Tuesday, May 3, 2016

Review: Metropolitan (1990)


The bones of Pride and Prejudice find a new body in New York, 1990, where yet again, two acquaintances fall in love with each other, at different times.

Stillman chucks us into the middle of group of friends and gives us enough credit to leave the introductions between the characters offscreen. While we're catching up with the diagram of how these card-carrying members of the UHB know each other, we observe complex social interactions where the concept of 'fun' lies distant from its practice and heated debates appear initially to end in a fractures, but do not. A strange sort of stuffiness remains in dances, games of bridge, and even in a game of strip poker, during 'orgy week.' Emotional outbursts are directed internally, buried beneath prep-school trivia and golden one-liners that are impossible to repeat to your friends.

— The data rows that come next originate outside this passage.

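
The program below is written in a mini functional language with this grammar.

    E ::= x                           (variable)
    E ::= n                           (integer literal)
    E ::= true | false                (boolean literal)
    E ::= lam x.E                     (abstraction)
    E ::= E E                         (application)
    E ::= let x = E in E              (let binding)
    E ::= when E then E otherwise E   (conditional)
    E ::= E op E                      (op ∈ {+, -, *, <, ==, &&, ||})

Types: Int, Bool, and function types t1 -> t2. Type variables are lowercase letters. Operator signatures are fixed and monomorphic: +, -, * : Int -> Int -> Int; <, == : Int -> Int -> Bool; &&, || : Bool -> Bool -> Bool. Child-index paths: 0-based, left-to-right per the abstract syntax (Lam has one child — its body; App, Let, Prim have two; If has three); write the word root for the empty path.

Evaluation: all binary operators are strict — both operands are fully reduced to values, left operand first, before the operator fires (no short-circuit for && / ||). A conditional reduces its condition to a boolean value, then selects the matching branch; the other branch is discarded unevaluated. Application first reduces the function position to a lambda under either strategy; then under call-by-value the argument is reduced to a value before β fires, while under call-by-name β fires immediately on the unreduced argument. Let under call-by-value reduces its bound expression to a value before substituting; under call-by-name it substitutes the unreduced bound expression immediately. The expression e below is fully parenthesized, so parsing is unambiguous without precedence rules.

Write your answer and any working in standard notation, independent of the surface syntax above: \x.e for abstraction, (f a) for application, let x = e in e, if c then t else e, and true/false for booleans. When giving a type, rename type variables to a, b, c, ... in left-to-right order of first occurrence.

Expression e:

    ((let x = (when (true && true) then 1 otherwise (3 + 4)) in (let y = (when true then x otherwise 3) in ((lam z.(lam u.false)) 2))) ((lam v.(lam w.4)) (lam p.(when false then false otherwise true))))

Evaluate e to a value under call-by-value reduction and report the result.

Working:
step 0: ((let x = (if (true && true) then 1 else (3 + 4)) in (let y = (if true then x else 3) in ((\z.(\u.false)) 2))) ((\v.(\w.4)) (\p.(if false then false else true))))
step 1: [delta@0.0.0] ((let x = (if true then 1 else (3 + 4)) in (let y = (if true then x else 3) in ((\z.(\u.false)) 2))) ((\v.(\w.4)) (\p.(if false then false else true))))
step 2: [if@0.0] ((let x = 1 in (let y = (if true then x else 3) in ((\z.(\u.false)) 2))) ((\v.(\w.4)) (\p.(if false then false else true))))
step 3: [let@0] ((let y = (if true then 1 else 3) in ((\z.(\u.false)) 2)) ((\v.(\w.4)) (\p.(if false then false else true))))
step 4: [if@0.0] ((let y = 1 in ((\z.(\u.false)) 2)) ((\v.(\w.4)) (\p.(if false then false else true))))
step 5: [let@0] (((\z.(\u.false)) 2) ((\v.(\w.4)) (\p.(if false then false else true))))
step 6: [beta@0] ((\u.false) ((\v.(\w.4)) (\p.(if false then false else true))))
step 7: [beta@1] ((\u.false) (\w.4))
step 8: [beta@root] false

Answer: false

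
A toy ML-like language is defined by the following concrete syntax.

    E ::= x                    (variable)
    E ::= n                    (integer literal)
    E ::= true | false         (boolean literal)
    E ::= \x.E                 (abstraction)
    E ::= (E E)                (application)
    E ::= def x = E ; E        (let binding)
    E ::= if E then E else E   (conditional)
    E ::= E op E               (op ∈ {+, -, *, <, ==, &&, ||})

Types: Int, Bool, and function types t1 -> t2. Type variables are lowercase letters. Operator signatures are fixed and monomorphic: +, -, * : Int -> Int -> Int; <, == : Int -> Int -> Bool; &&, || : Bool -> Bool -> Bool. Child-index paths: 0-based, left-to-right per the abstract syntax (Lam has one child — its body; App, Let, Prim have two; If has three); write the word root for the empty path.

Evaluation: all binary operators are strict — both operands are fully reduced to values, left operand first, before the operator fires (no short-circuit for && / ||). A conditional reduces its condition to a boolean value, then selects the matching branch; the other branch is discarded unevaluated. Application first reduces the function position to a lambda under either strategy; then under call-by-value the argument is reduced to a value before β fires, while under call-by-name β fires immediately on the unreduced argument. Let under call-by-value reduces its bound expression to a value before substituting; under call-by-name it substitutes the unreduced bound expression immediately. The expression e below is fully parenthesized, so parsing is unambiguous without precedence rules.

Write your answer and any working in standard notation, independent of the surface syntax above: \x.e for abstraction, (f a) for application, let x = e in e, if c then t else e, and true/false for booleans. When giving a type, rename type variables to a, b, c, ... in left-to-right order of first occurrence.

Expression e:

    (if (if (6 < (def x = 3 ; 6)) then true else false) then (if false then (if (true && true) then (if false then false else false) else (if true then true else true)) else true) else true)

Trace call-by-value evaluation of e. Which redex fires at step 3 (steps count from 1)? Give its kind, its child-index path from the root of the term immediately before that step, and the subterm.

Answer: if at 0 : (if false then true else false)

Trace:
step 0: (if (if (6 < (let x = 3 in 6)) then true else false) then (if false then (if (true && true) then (if false then false else false) else (if true then true else true)) else true) else true)
step 1: [let@0.0.1] (if (if (6 < 6) then true else false) then (if false then (if (true && true) then (if false then false else false) else (if true then true else true)) else true) else true)
step 2: [delta@0.0] (if (if false then true else false) then (if false then (if (true && true) then (if false then false else false) else (if true then true else true)) else true) else true)
step 3: [if@0] (if false then (if false then (if (true && true) then (if false then false else false) else (if true then true else true)) else true) else true)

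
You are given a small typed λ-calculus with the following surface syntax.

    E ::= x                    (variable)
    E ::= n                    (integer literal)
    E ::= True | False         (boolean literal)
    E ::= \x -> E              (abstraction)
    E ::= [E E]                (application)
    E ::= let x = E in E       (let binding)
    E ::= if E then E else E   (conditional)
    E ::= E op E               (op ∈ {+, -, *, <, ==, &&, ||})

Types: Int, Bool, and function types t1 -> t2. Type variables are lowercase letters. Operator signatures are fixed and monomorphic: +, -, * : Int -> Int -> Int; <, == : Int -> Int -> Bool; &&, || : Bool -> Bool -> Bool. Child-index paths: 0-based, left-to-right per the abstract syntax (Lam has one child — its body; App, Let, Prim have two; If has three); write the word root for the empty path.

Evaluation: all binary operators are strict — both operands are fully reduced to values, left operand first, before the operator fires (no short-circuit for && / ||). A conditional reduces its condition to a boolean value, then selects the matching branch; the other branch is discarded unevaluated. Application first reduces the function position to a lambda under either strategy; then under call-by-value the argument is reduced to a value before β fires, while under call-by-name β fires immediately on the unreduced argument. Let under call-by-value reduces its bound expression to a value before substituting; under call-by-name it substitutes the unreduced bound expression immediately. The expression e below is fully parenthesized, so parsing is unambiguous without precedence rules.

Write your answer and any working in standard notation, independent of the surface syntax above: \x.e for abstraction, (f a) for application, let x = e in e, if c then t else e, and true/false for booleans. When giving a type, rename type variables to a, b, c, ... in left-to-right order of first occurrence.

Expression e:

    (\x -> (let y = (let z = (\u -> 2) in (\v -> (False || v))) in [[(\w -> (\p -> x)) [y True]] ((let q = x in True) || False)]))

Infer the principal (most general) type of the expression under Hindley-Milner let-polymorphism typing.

Answer: a -> a

Derivation:
\u._ : b -> Int
let z : forall. b -> Int
  unify Bool ~ Bool
v : c
  unify c ~ Bool
\v._ : Bool -> Bool
let y : Bool -> Bool
x : a
\p._ : e -> a
\w._ : d -> e -> a
y : Bool -> Bool
  unify Bool -> Bool ~ Bool -> f
  unify Bool ~ Bool
  unify Bool ~ f
_ _ : Bool
  unify d -> e -> a ~ Bool -> g
  unify d ~ Bool
  unify e -> a ~ g
_ _ : e -> a
x : a
let q : a
  unify Bool ~ Bool
  unify Bool ~ Bool
  unify e -> a ~ Bool -> h
  unify e ~ Bool
  unify a ~ h
_ _ : h
\x._ : h -> h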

Eventually, it's time for the plot to move and we languish in an Eigeman-less limbo, a third act that could have probably progressed in fewer steps with stronger stakes. The group dynamic changes so fast that there is only time to lament its loss, and the characters we are left with realize that they were good buddies all along, perhaps at the same time we do. The film's ending leaves various threads dangling, indicating the final page of a journal rather than the closed loop of a story. Its strongest connected thread is that being poor is no limit to snobbery and wealth is no limit to pain, and it's enough.

Thank you, Austen and Allen. You're welcome, Baumbach and Smith.